TRIAD

DENI WIJAYA
Chapter #3

TIGA SEKAWAN #3

Di sisi lain kota Jakarta, kereta api kelas ekonomi Matarmaja tiba di stasiun Senen. Bergegas para penumpang pun berebut untuk turun, berdesak-desakan, karena semuanya ingin turun lebih dulu. Perasaan lega terlihat dari raut wajah mereka, setelah menempuh perjalanan yang lama dan melelahkan, akhirnya terbayar dengan usapan angin metropolitan yang kerap membawa sejuta impian indah bagi para urban.  

“Kak Jefry, tunggu sebentar, aku mau ke toilet dulu,” kata Tommy kepada Jefry.

“Tunggu, aku juga ikut. Kak, tolong titip tasku dulu,“ sahut Willy menimpali ucapan Tommy.

“Sama tas dan koper nya sekalian ya... haha... !“ celetuk Tommy tanpa menunggu persetujuan dan Jefry, berlari menyusul Willy yang sudah terlebih dulu menuju ke toilet stasiun Senen.

“Lho kalau semua ke toilet, aku sama siapa? Dasar mau menang sendiri.. ya sudah sana, buruan!“ seloroh Jefry.

Sementara Tommy dan Willy ke toilet, Jefry nampak berdiri termangu, matanya celingukan kesana kemari seolah berusaha beradaptasi dengan keramaian stasiun Senen. Namun tanpa dia sadari, sejak tadi, jauh dari keramaian pengunjung stasiun, ada dua pasang mata yang memperhatikannya. Dan tidak berapa lama, Tommy dan Willy pun kembali dari toilet.
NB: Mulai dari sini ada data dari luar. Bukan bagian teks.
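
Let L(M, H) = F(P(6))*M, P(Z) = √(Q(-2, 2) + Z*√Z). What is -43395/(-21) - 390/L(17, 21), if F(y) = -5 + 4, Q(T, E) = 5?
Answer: 248635/119 ≈ 2089.4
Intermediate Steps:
P(Z) = √(5 + Z^(3/2)) (P(Z) = √(5 + Z*√Z) = √(5 + Z^(3/2)))
F(y) = -1
L(M, H) = -M
-43395/(-21) - 390/L(17, 21) = -43395/(-21) - 390/((-1*17)) = -43395*(-1)/21 - 390/(-17) = -263*(-55/7) - 390*(-1/17) = 14465/7 + 390/17 = 248635/119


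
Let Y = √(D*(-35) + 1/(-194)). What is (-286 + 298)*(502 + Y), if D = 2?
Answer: 6024 + 18*I*√292746/97 ≈ 6024.0 + 100.4*I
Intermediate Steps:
Y = 3*I*√292746/194 (Y = √(2*(-35) + 1/(-194)) = √(-70 - 1/194) = √(-13581/194) = 3*I*√292746/194 ≈ 8.3669*I)
(-286 + 298)*(502 + Y) = (-286 + 298)*(502 + 3*I*√292746/194) = 12*(502 + 3*I*√292746/194) = 6024 + 18*I*√292746/97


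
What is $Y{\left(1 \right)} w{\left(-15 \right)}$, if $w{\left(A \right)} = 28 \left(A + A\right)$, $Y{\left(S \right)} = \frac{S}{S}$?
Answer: $-840$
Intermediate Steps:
$Y{\left(S \right)} = 1$
$w{\left(A \right)} = 56 A$ ($w{\left(A \right)} = 28 \cdot 2 A = 56 A$)
$Y{\left(1 \right)} w{\left(-15 \right)} = 1 \cdot 56 \left(-15\right) = 1 \left(-840\right) = -840$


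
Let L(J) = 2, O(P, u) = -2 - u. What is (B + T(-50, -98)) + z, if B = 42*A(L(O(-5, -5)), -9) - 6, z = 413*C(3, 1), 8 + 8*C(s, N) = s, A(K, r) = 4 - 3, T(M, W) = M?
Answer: -2177/8 ≈ -272.13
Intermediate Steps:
A(K, r) = 1
C(s, N) = -1 + s/8
z = -2065/8 (z = 413*(-1 + (1/8)*3) = 413*(-1 + 3/8) = 413*(-5/8) = -2065/8 ≈ -258.13)
B = 36 (B = 42*1 - 6 = 42 - 6 = 36)
(B + T(-50, -98)) + z = (36 - 50) - 2065/8 = -14 - 2065/8 = -2177/8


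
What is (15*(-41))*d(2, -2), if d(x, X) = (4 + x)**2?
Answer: -22140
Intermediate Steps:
(15*(-41))*d(2, -2) = (15*(-41))*(4 + 2)**2 = -615*6**2 = -615*36 = -22140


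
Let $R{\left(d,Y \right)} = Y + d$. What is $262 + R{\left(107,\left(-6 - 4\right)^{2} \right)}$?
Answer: $469$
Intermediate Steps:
$262 + R{\left(107,\left(-6 - 4\right)^{2} \right)} = 262 + \left(\left(-6 - 4\right)^{2} + 107\right) = 262 + \left(\left(-10\right)^{2} + 107\right) = 262 + \left(100 + 107\right) = 262 + 207 = 469$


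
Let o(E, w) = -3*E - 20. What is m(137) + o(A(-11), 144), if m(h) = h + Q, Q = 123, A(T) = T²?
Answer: -123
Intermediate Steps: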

“Huft... lega rasanya,“ ucap Tommy.

“Kak Jefry tidak ke toilet dulu, nanti ngompol lho.. “ goda Willy.

“Huss... kamu ini ngomong apa. Nanti saja,“ jawab Jefry.

“Sekarang kita mau kemana Kak?“ tanya Willy.

“Kita cari makanan dulu ya Kak.. ?” jawab Tommy menghiba.

“Tommy... Tommy, kamu ini makanan saja yang ada dalam kepalamu. Tapi anehnya tubuhmu tetap kurus kerempeng.. hehe..” ejek Willy.

“Sudah.. sudah, kita makan dulu saja. Kita istirahat dulu. Badanku pegal semua. Ayo, kita cari warung nasi dulu!” ajak Jefry.

Sementara itu, di luar stasiun Senen, di depan sebuah toko nampak berdiri dua orang yang berperawakan sangar dengan kulit tubuh penuh dengan tato. Melihat ada tiga orang pemuda yang baru saja keluar dari stasiun Senen, dengan pakaian seadanya, berjalan beriringan sambil membawa koper dan beberapa tas kecil di tangannya. Mereka rupanya preman stasiun yang kerap memalak para penumpang kereta api di luar stasiun. Dan kehadiran mereka tidak disadari oleh Jefry, Willy maupun Tommy.

“Waah... ada mangsa tuch bos... ayo kita sikat... !“ bisik Baron kepada Coky.

“Heheeh... liar juga kamu punya mata... cepat kita ikuti mereka!” perintah Coky.

Keduanya bergegas mengikuti Jefry, Willy dan Tommy dari belakang, namun jaraknya cukup jauh. Mereka sengaja tidak terburu-buru karena mencari momen yang tepat untuk melakukan pencegatan, apalagi kalau bukan tempat yang sepi.

“Hmm... nampaknya mereka dari desa bos... kelihatannya udik banget!“ seloroh Baron. 

“Jangan banyak omong!” timpal Coky.

Sudah cukup lama kedua preman itu membuntuti, lama-kelamaan mereka kesal juga karena sejak tadi arah yang mereka tuju adalah tempat-tempat yang ramai. Mereka juga harus berpikir dua kali untuk memalak mereka di keramaian. Dan akhirnya saat yang mereka tunggu pun tiba, Jefry, Willy dan Tommy berhenti di sebuah masjid yang berada di antara perkampungan sepi.

“Kak Jefry, Kak Willy, kalian sholat dulu, kini biar aku saja yang menjaga tas. Nanti gantian ya..” ucap Tommy.

“Baik, tapi kamu jangan kemana-mana, di sini saja!” kata Jefry.